Mar 072013
 

heinz logo 3A great American brand can become too big for its American britches. Heinz is selling itself to Brazilian 3G Capital and Warren Buffett for $23 billion. Buffett will take his dividends on preferred stock and give operating control to 3G Capital. A venerable American company is heading south to a BRIC powerhouse. This is not the first time great American company to fall into Brazil’s lap. 3G Capital, headed by Jorge Paulo Lemann, acquired Miami based Burger King in 2010 for $3.3 billion, and played a key role in Belgian/Brazilian In Bev’s acquisition of Anheuser Busch in 2008.

Heinz has made great progress in reorganization and share value since Nelson Peltz secured control of the company in 2006. Peltz cuts costs and grew sales. During his tenure Heinz’ share value increased 44%. Today the company generates 2/3rd of its %11.6 billion revenues outside the U.S., with more than 11% in emerging markets.

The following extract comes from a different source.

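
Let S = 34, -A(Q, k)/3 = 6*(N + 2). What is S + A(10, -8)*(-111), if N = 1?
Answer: 6028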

While Heinz headquarters will still remain in Pittsburgh for the moment, big management changes are likely to happen. 3G Capital aggressively restructures thee companies it acquires. At Burger King, 3G Capital replaced the CEO, cut staff and squeeze more profits out of declining revenues. The AB InBev merger replaced executives and cut 6% of the U.S. work force.

H.J. Heinz company saturated the U.S. sauce market, its primary revenue generator, and has grown sales in ne off shore markets and foreign acquisition. Its future growth must continue in developing and emerging markets. But can an American management culture grow off shore sales as effectively as a BRIC management culture? Even Heinz Chef Executive William Johnson was surprised. According to WSJ, Johnson was surprised that firms from emerging markets would be capable of taking over America’s most established companies. “I didn’t see this happening eight weeks ago, let alone five years ago,” he said.

The fact is that with a fairly stable U.S. population, the future growth of great American consumer brands that have international reputations, lies in the emerging markets, where there is already enough investment wealth and corporate management experience and to take over American companies and do a better job of overseas expansion. They are looking hard for American target companies with significant off shore revenue. If they found Burger King, Anheuser Busch and Heinz, they will find others.

The growing global middle world is far bigger than the total U.S. population. Unless American companies bring foreign executive, foreign board members and foreign managers to U.S. headquarters, foreign investors will do that for them through acquisition. This cultural transition cannot wait a generation. It is now or never.

Milton Kotler. 3.9.13

  One Response to “Heinz Goes to Brazil”

  1. Dear Milton

    Ref our Skype discussion……in my recommendation, Heinz would get a Line of credit in Indian Rupees, to set up shop in India, and attract US employees to India across the cross section of employees at senior posts, as they have already done such a good job in saturating the US market with very high standards. Line of credit in Indian Rupees would provide a level market field for the soccer players teams in competing with local brands for market share in a market that is yet to supply a population twice as big as the USA. The Line of credit would be repaid from Indian rupee Profits, and the remaining surplus could be used for various expenses of the USA or other nationality Heinz employees in India. For example, a fully paid 5 star holiday across India. Medical Tourism in India.All for foreign (to India) Heinz employees. The ‘invited’Heinz’ factory town in India could be a fusion of a USA-India township with US standards as the bench mark.

    I reserve and state my earlier comment (in my comment on the Wrigley takeover by Mars) on this takeover too.